I picked this game up way late. Everyone I knew had already played it, beaten it, and forgot about it by the time I got it. I am fairly certain it was a bargain bin buy for me but that made no difference at all once I popped it in my PS3. I am a huge fan of films like Event Horizon and Solaris – films that take humans off of Earth and put them in life threatening situations away from all help of hope. So from the moment I began playing Dead Space, I was hooked. And as much as I hate how much companies like EA are trying to drain us dry, I couldn’t help but be blown away by the games atmosphere, intensity and overt disregard for, “the way things have always been.” They managed to publish a game that I have continued playing through the entire series.

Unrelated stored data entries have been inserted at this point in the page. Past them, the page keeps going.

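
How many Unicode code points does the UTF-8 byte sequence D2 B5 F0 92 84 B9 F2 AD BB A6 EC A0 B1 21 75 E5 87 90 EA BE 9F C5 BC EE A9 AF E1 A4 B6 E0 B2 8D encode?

12

Byte at offset 0: 0xD2 = 11010010 → 2-byte char (#1). Advance 2.
Byte at offset 2: 0xF0 = 11110000 → 4-byte char (#2). Advance 4.
Byte at offset 6: 0xF2 = 11110010 → 4-byte char (#3). Advance 4.
Byte at offset 10: 0xEC = 11101100 → 3-byte char (#4). Advance 3.
Byte at offset 13: 0x21 = 00100001 → 1-byte char (#5). Advance 1.
Byte at offset 14: 0x75 = 01110101 → 1-byte char (#6). Advance 1.
Byte at offset 15: 0xE5 = 11100101 → 3-byte char (#7). Advance 3.
Byte at offset 18: 0xEA = 11101010 → 3-byte char (#8). Advance 3.
Byte at offset 21: 0xC5 = 11000101 → 2-byte char (#9). Advance 2.
Byte at offset 23: 0xEE = 11101110 → 3-byte char (#10). Advance 3.
Byte at offset 26: 0xE1 = 11100001 → 3-byte char (#11). Advance 3.
Byte at offset 29: 0xE0 = 11100000 → 3-byte char (#12). Advance 3.
Reached end at offset 32 after 12 code points.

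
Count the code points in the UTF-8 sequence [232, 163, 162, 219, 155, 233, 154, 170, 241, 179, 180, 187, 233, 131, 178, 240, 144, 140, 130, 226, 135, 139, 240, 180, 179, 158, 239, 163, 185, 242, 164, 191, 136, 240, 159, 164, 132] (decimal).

Byte at offset 0: 0xE8 = 11101000 → 3-byte char (#1). Advance 3.
Byte at offset 3: 0xDB = 11011011 → 2-byte char (#2). Advance 2.
Byte at offset 5: 0xE9 = 11101001 → 3-byte char (#3). Advance 3.
Byte at offset 8: 0xF1 = 11110001 → 4-byte char (#4). Advance 4.
Byte at offset 12: 0xE9 = 11101001 → 3-byte char (#5). Advance 3.
Byte at offset 15: 0xF0 = 11110000 → 4-byte char (#6). Advance 4.
Byte at offset 19: 0xE2 = 11100010 → 3-byte char (#7). Advance 3.
Byte at offset 22: 0xF0 = 11110000 → 4-byte char (#8). Advance 4.
Byte at offset 26: 0xEF = 11101111 → 3-byte char (#9). Advance 3.
Byte at offset 29: 0xF2 = 11110010 → 4-byte char (#10). Advance 4.
Byte at offset 33: 0xF0 = 11110000 → 4-byte char (#11). Advance 4.
Reached end at offset 37 after 11 code points.

11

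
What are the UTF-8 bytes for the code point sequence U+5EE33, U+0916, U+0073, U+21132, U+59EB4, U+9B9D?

F1 9E B8 B3 E0 A4 96 73 F0 A1 84 B2 F1 99 BA B4 E9 AE 9D

U+5EE33: 4-byte form → F1 9E B8 B3.
U+0916: 3-byte form → E0 A4 96.
U+0073: 1-byte form → 73.
U+21132: 4-byte form → F0 A1 84 B2.
U+59EB4: 4-byte form → F1 99 BA B4.
U+9B9D: 3-byte form → E9 AE 9D.
Concatenated (19 bytes): F1 9E B8 B3 E0 A4 96 73 F0 A1 84 B2 F1 99 BA B4 E9 AE 9D.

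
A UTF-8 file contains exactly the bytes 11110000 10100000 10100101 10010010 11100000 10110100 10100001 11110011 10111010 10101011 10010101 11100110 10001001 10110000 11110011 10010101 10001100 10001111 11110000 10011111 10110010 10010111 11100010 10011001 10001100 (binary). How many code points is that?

Byte at offset 0: 0xF0 = 11110000 → 4-byte char (#1). Advance 4.
Byte at offset 4: 0xE0 = 11100000 → 3-byte char (#2). Advance 3.
Byte at offset 7: 0xF3 = 11110011 → 4-byte char (#3). Advance 4.
Byte at offset 11: 0xE6 = 11100110 → 3-byte char (#4). Advance 3.
Byte at offset 14: 0xF3 = 11110011 → 4-byte char (#5). Advance 4.
Byte at offset 18: 0xF0 = 11110000 → 4-byte char (#6). Advance 4.
Byte at offset 22: 0xE2 = 11100010 → 3-byte char (#7). Advance 3.
Reached end at offset 25 after 7 code points.

7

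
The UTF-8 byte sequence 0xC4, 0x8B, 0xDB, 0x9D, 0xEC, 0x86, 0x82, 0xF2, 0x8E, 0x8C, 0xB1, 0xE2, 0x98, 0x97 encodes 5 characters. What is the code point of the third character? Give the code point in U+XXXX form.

U+C182

Offset 0: leading byte 0xC4 = 11000100 → 2-byte char #1 = C4 8B.
Offset 2: leading byte 0xDB = 11011011 → 2-byte char #2 = DB 9D.
Offset 4: leading byte 0xEC = 11101100 → 3-byte char #3 = EC 86 82.
Leading byte 0xEC = 11101100 matches 1110xxxx → 3-byte sequence.
Byte 1: 0xEC = 11101100, payload 1100 (4 bits).
Byte 2: 0x86 = 10000110 (10xxxxxx ✓), payload 000110.
Byte 3: 0x82 = 10000010 (10xxxxxx ✓), payload 000010.
Concatenate: 1100000110000010 = 0xC182 (16 bits → U+C182).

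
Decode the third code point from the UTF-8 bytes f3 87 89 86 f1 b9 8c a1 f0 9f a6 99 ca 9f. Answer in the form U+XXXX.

Offset 0: leading byte 0xF3 = 11110011 → 4-byte char #1 = F3 87 89 86.
Offset 4: leading byte 0xF1 = 11110001 → 4-byte char #2 = F1 B9 8C A1.
Offset 8: leading byte 0xF0 = 11110000 → 4-byte char #3 = F0 9F A6 99.
Leading byte 0xF0 = 11110000 matches 11110xxx → 4-byte sequence.
Byte 1: 0xF0 = 11110000, payload 000 (3 bits).
Byte 2: 0x9F = 10011111 (10xxxxxx ✓), payload 011111.
Byte 3: 0xA6 = 10100110 (10xxxxxx ✓), payload 100110.
Byte 4: 0x99 = 10011001 (10xxxxxx ✓), payload 011001.
Concatenate: 000011111100110011001 = 0x1F999 (21 bits → U+1F999).

U+1F999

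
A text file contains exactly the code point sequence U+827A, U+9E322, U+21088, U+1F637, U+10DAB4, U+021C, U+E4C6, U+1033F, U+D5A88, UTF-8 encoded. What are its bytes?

U+827A: 3-byte form → E8 89 BA.
U+9E322: 4-byte form → F2 9E 8C A2.
U+21088: 4-byte form → F0 A1 82 88.
U+1F637: 4-byte form → F0 9F 98 B7.
U+10DAB4: 4-byte form → F4 8D AA B4.
U+021C: 2-byte form → C8 9C.
U+E4C6: 3-byte form → EE 93 86.
U+1033F: 4-byte form → F0 90 8C BF.
U+D5A88: 4-byte form → F3 95 AA 88.
Concatenated (32 bytes): E8 89 BA F2 9E 8C A2 F0 A1 82 88 F0 9F 98 B7 F4 8D AA B4 C8 9C EE 93 86 F0 90 8C BF F3 95 AA 88.

E8 89 BA F2 9E 8C A2 F0 A1 82 88 F0 9F 98 B7 F4 8D AA B4 C8 9C EE 93 86 F0 90 8C BF F3 95 AA 88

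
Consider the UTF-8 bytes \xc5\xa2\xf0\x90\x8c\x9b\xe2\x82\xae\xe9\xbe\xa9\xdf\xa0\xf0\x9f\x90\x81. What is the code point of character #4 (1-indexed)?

Offset 0: leading byte 0xC5 = 11000101 → 2-byte char #1 = C5 A2.
Offset 2: leading byte 0xF0 = 11110000 → 4-byte char #2 = F0 90 8C 9B.
Offset 6: leading byte 0xE2 = 11100010 → 3-byte char #3 = E2 82 AE.
Offset 9: leading byte 0xE9 = 11101001 → 3-byte char #4 = E9 BE A9.
Leading byte 0xE9 = 11101001 matches 1110xxxx → 3-byte sequence.
Byte 1: 0xE9 = 11101001, payload 1001 (4 bits).
Byte 2: 0xBE = 10111110 (10xxxxxx ✓), payload 111110.
Byte 3: 0xA9 = 10101001 (10xxxxxx ✓), payload 101001.
Concatenate: 1001111110101001 = 0x9FA9 (16 bits → U+9FA9).

U+9FA9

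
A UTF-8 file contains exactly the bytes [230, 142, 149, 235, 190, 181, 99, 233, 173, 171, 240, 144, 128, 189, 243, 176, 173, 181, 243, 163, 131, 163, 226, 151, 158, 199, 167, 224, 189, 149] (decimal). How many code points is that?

Byte at offset 0: 0xE6 = 11100110 → 3-byte char (#1). Advance 3.
Byte at offset 3: 0xEB = 11101011 → 3-byte char (#2). Advance 3.
Byte at offset 6: 0x63 = 01100011 → 1-byte char (#3). Advance 1.
Byte at offset 7: 0xE9 = 11101001 → 3-byte char (#4). Advance 3.
Byte at offset 10: 0xF0 = 11110000 → 4-byte char (#5). Advance 4.
Byte at offset 14: 0xF3 = 11110011 → 4-byte char (#6). Advance 4.
Byte at offset 18: 0xF3 = 11110011 → 4-byte char (#7). Advance 4.
Byte at offset 22: 0xE2 = 11100010 → 3-byte char (#8). Advance 3.
Byte at offset 25: 0xC7 = 11000111 → 2-byte char (#9). Advance 2.
Byte at offset 27: 0xE0 = 11100000 → 3-byte char (#10). Advance 3.
Reached end at offset 30 after 10 code points.

10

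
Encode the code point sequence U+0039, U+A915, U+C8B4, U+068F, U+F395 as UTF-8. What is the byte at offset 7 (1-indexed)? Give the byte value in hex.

0xB4

1-indexed offset 7 is 0-indexed offset 6.
U+0039 → 1-byte form 39 at offsets 0–0.
U+A915 → 3-byte form EA A4 95 at offsets 1–3.
U+C8B4 → 3-byte form EC A2 B4 at offsets 4–6.
Offset 6 falls in char 3's range; it's byte 3 of EC A2 B4 = 0xB4.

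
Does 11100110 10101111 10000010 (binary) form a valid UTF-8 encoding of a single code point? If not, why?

Leading byte 0xE6 = 11100110 → 3-byte form.
Continuation bytes 0xAF=10101111, 0x82=10000010 all match 10xxxxxx.
Decoded value 0x6BC2 is ≥ 0x800 (shortest form) and not a surrogate.

valid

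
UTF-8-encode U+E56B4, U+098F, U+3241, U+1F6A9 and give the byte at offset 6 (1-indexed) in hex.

0xA6

1-indexed offset 6 is 0-indexed offset 5.
U+E56B4 → 4-byte form F3 A5 9A B4 at offsets 0–3.
U+098F → 3-byte form E0 A6 8F at offsets 4–6.
Offset 5 falls in char 2's range; it's byte 2 of E0 A6 8F = 0xA6.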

Fatal Frame II – Crimson Butterfly
One of the things that we love about survival horror games is that when the sh** hits the fan, someone usually leaves a shotgun laying around of stuff for us to make Molotov cocktails and the like. But what if there were no weapons? What if you knew going into a situation that you would only have a camera to try and capture wayward souls before they get you? What would you do? Well the Fatal Frame series explores that very thought process. The first game was very good, but when Crimson Butterfly hit, I couldn’t wait to get it. Then I played it. That’s when I realized that Tecmo had actually created something so unsettling that I couldn’t stop playing it. This one is another “unconventional” survival horror classic.
Silent Hill 2
I didn’t actually play the first in this series until way after playing the second one. And I am so, so glad it went down that way. Silent Hill 2 is quite possibly one of the most disturbing games I have ever played. The subject matter was messed up. Man receives letter from dead wife. Man goes to find dead wife. Man discovers creepy-ass town. Creepy-ass town tries to kill him repeatedly. Man realizes, “Oh yeah, I killed my wife…I forgot.” And so on, and so on. But the thing that bothered me the most about this game was the absence of visibility. The fog in the town created a haze that blocked your sense of vision. The very sense that gaming seemed to have been built on. Silent Hill showed us that it’s often far more scary to not see what’s coming and then have to react once you finally do.

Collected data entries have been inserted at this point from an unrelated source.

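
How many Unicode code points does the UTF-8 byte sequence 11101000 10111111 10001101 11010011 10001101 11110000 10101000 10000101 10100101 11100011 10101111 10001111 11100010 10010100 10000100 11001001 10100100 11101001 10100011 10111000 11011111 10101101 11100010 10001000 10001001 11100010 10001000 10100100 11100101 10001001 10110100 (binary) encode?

11

Byte at offset 0: 0xE8 = 11101000 → 3-byte char (#1). Advance 3.
Byte at offset 3: 0xD3 = 11010011 → 2-byte char (#2). Advance 2.
Byte at offset 5: 0xF0 = 11110000 → 4-byte char (#3). Advance 4.
Byte at offset 9: 0xE3 = 11100011 → 3-byte char (#4). Advance 3.
Byte at offset 12: 0xE2 = 11100010 → 3-byte char (#5). Advance 3.
Byte at offset 15: 0xC9 = 11001001 → 2-byte char (#6). Advance 2.
Byte at offset 17: 0xE9 = 11101001 → 3-byte char (#7). Advance 3.
Byte at offset 20: 0xDF = 11011111 → 2-byte char (#8). Advance 2.
Byte at offset 22: 0xE2 = 11100010 → 3-byte char (#9). Advance 3.
Byte at offset 25: 0xE2 = 11100010 → 3-byte char (#10). Advance 3.
Byte at offset 28: 0xE5 = 11100101 → 3-byte char (#11). Advance 3.
Reached end at offset 31 after 11 code points.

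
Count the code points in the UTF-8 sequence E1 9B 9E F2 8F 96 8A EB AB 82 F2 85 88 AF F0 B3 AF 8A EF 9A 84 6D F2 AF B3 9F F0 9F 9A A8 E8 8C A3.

10

Byte at offset 0: 0xE1 = 11100001 → 3-byte char (#1). Advance 3.
Byte at offset 3: 0xF2 = 11110010 → 4-byte char (#2). Advance 4.
Byte at offset 7: 0xEB = 11101011 → 3-byte char (#3). Advance 3.
Byte at offset 10: 0xF2 = 11110010 → 4-byte char (#4). Advance 4.
Byte at offset 14: 0xF0 = 11110000 → 4-byte char (#5). Advance 4.
Byte at offset 18: 0xEF = 11101111 → 3-byte char (#6). Advance 3.
Byte at offset 21: 0x6D = 01101101 → 1-byte char (#7). Advance 1.
Byte at offset 22: 0xF2 = 11110010 → 4-byte char (#8). Advance 4.
Byte at offset 26: 0xF0 = 11110000 → 4-byte char (#9). Advance 4.
Byte at offset 30: 0xE8 = 11101000 → 3-byte char (#10). Advance 3.
Reached end at offset 33 after 10 code points.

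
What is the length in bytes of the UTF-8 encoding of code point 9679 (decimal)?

U+25CF = 0x25CF. UTF-8 uses 1 byte below 0x80, 2 below 0x800, 3 below 0x10000, 4 up to 0x10FFFF. 0x25CF is in U+0800–U+FFFF → 3 bytes.

3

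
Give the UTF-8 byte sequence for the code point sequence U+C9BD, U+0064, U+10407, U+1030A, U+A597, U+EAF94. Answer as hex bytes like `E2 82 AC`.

U+C9BD: 3-byte form → EC A6 BD.
U+0064: 1-byte form → 64.
U+10407: 4-byte form → F0 90 90 87.
U+1030A: 4-byte form → F0 90 8C 8A.
U+A597: 3-byte form → EA 96 97.
U+EAF94: 4-byte form → F3 AA BE 94.
Concatenated (19 bytes): EC A6 BD 64 F0 90 90 87 F0 90 8C 8A EA 96 97 F3 AA BE 94.

EC A6 BD 64 F0 90 90 87 F0 90 8C 8A EA 96 97 F3 AA BE 94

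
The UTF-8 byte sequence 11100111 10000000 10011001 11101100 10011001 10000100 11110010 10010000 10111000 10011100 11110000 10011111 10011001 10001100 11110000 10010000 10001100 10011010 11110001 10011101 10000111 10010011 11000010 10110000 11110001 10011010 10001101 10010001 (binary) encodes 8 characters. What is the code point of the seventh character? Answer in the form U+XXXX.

Offset 0: leading byte 0xE7 = 11100111 → 3-byte char #1 = E7 80 99.
Offset 3: leading byte 0xEC = 11101100 → 3-byte char #2 = EC 99 84.
Offset 6: leading byte 0xF2 = 11110010 → 4-byte char #3 = F2 90 B8 9C.
Offset 10: leading byte 0xF0 = 11110000 → 4-byte char #4 = F0 9F 99 8C.
Offset 14: leading byte 0xF0 = 11110000 → 4-byte char #5 = F0 90 8C 9A.
Offset 18: leading byte 0xF1 = 11110001 → 4-byte char #6 = F1 9D 87 93.
Offset 22: leading byte 0xC2 = 11000010 → 2-byte char #7 = C2 B0.
Leading byte 0xC2 = 11000010 matches 110xxxxx → 2-byte sequence.
Byte 1: 0xC2 = 11000010, payload 00010 (5 bits).
Byte 2: 0xB0 = 10110000 (10xxxxxx ✓), payload 110000.
Concatenate: 00010110000 = 0xB0 (11 bits → U+00B0).

U+00B0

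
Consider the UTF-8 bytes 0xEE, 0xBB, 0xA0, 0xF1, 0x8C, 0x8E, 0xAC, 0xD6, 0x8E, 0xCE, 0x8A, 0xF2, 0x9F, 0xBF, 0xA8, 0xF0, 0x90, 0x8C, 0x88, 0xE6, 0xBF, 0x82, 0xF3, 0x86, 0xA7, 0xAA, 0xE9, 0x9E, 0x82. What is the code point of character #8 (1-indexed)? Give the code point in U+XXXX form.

Offset 0: leading byte 0xEE = 11101110 → 3-byte char #1 = EE BB A0.
Offset 3: leading byte 0xF1 = 11110001 → 4-byte char #2 = F1 8C 8E AC.
Offset 7: leading byte 0xD6 = 11010110 → 2-byte char #3 = D6 8E.
Offset 9: leading byte 0xCE = 11001110 → 2-byte char #4 = CE 8A.
Offset 11: leading byte 0xF2 = 11110010 → 4-byte char #5 = F2 9F BF A8.
Offset 15: leading byte 0xF0 = 11110000 → 4-byte char #6 = F0 90 8C 88.
Offset 19: leading byte 0xE6 = 11100110 → 3-byte char #7 = E6 BF 82.
Offset 22: leading byte 0xF3 = 11110011 → 4-byte char #8 = F3 86 A7 AA.
Leading byte 0xF3 = 11110011 matches 11110xxx → 4-byte sequence.
Byte 1: 0xF3 = 11110011, payload 011 (3 bits).
Byte 2: 0x86 = 10000110 (10xxxxxx ✓), payload 000110.
Byte 3: 0xA7 = 10100111 (10xxxxxx ✓), payload 100111.
Byte 4: 0xAA = 10101010 (10xxxxxx ✓), payload 101010.
Concatenate: 011000110100111101010 = 0xC69EA (21 bits → U+C69EA).

U+C69EA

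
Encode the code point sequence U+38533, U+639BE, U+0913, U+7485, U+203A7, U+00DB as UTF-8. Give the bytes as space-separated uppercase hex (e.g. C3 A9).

F0 B8 94 B3 F1 A3 A6 BE E0 A4 93 E7 92 85 F0 A0 8E A7 C3 9B

U+38533: 4-byte form → F0 B8 94 B3.
U+639BE: 4-byte form → F1 A3 A6 BE.
U+0913: 3-byte form → E0 A4 93.
U+7485: 3-byte form → E7 92 85.
U+203A7: 4-byte form → F0 A0 8E A7.
U+00DB: 2-byte form → C3 9B.
Concatenated (20 bytes): F0 B8 94 B3 F1 A3 A6 BE E0 A4 93 E7 92 85 F0 A0 8E A7 C3 9B.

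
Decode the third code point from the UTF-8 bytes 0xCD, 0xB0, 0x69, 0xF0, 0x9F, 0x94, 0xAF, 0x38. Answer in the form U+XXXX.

U+1F52F

Offset 0: leading byte 0xCD = 11001101 → 2-byte char #1 = CD B0.
Offset 2: leading byte 0x69 = 01101001 → 1-byte char #2 = 69.
Offset 3: leading byte 0xF0 = 11110000 → 4-byte char #3 = F0 9F 94 AF.
Leading byte 0xF0 = 11110000 matches 11110xxx → 4-byte sequence.
Byte 1: 0xF0 = 11110000, payload 000 (3 bits).
Byte 2: 0x9F = 10011111 (10xxxxxx ✓), payload 011111.
Byte 3: 0x94 = 10010100 (10xxxxxx ✓), payload 010100.
Byte 4: 0xAF = 10101111 (10xxxxxx ✓), payload 101111.
Concatenate: 000011111010100101111 = 0x1F52F (21 bits → U+1F52F).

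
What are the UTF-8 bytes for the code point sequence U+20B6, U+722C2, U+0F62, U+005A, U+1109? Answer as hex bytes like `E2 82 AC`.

E2 82 B6 F1 B2 8B 82 E0 BD A2 5A E1 84 89

U+20B6: 3-byte form → E2 82 B6.
U+722C2: 4-byte form → F1 B2 8B 82.
U+0F62: 3-byte form → E0 BD A2.
U+005A: 1-byte form → 5A.
U+1109: 3-byte form → E1 84 89.
Concatenated (14 bytes): E2 82 B6 F1 B2 8B 82 E0 BD A2 5A E1 84 89.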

As if you didn’t see this one coming. There really isn’t a list on Earth that shouldn’t have this title listed as the best survival horror title. It is the sole title that introduced us to what would become the genre of survival horror. When this game came on the scene, I was firmly rooted in games like Gran Turismo, Maximo, and Metal Gear Solid. So when it was suggested that I purchase this game from a friend of mine, I had my reservations. The only games I could recall Capcom making at the time were Street Fighter titles. So I thought to myself, “How good can this game possibly be?” Fortunately for me and the rest of us, I was totally wrong. I completely changed the way I would play games for the rest of my life. Resident Evil, even though it has gotten a little stale in recent years, is one of the titles that forever changed us and ushered in the golden age of survival horror games.